Gordon: This is another nightmare question for me because I love costume. Everyone who knows me knows that I’m obsessed with costumes, especially trying them on if I’m ever left alone in the wardrobe room – which I’m not allowed to do anymore. And our current costume designer, Carys Hobbs, has come up with so many amazing costumes in her time with Bard in the Botanics but I’m going to go for a real blast from the past here with what might have been the first costume ever made for Bard in the Botanics – Lavinia’s costume in Kabuki-Titus (a Kabuki theatre version of Titus Andronicus). It was a beautiful white kimono with incredible feather details and these red gloves that had hundreds of red ribbons sewn on to them so that when Lavinia loses her hands, the actor, Johanne Scoular, could throw her arms wide and these ribbons would pour out. It was stunning visual image, especially at 11.30 p.m. at night in the Kibble Palace where that show first played.

 

 7. What is your favourite spot in the Botanics Gardens, known or unknown? 

Gordon: I’m going to cheat a little bit on the answer to this. I will include a spot in the gardens as my answer but what makes this spot special is the particular time when I’m there. It’s the main path of the Botanic Gardens but especially being on that path at the end of the season, after the very last performance, when all the actors have headed over to Oran Mor for a celebratory pint and even the stage management have finished and left. So I’ll often be the last person to leave the Botanic Gardens and I love to stand on the path, in the pitch black since it’s usually about midnight, and have a quiet moment to reflect on the season and what we’ve achieved – and often the resident fox will pop out to say goodbye. It’s always a special moment.

 

8. Bard in the Botanics has staged 24 of Shakespeare’s plays. Which of the titles we haven’t yet produced are you most excited about being staged? 

Gordon: I’m slightly wary about answering this question because, as Artistic Director, it slightly implies that my choice will happen soon which it may not – there are lots of factors involved in choosing when a play gets staged at Bard in the Botanics.

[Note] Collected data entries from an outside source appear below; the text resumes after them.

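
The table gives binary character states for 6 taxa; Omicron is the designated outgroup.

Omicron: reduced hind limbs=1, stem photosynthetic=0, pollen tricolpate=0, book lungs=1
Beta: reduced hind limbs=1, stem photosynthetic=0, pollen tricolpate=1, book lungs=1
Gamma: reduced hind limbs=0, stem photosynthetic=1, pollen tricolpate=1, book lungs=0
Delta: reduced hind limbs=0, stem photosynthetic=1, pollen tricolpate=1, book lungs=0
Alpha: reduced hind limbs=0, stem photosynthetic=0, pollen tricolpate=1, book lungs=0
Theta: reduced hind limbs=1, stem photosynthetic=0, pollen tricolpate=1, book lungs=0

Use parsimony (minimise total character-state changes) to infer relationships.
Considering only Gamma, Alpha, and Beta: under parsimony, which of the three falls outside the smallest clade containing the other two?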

But that said there is one title I’ve been saying I’ll do for about the past 10 years which is Love’s Labours Lost. I think the final scene of that play is one of the most beautiful pieces of writing he ever created – the shock of what happens in that scene always chokes me up. And it’s a perfect outdoor show – it’s set outdoors – the Botanic Gardens are an ideal setting for it. I just need to work out how to afford the ensemble cast of 18 it requires!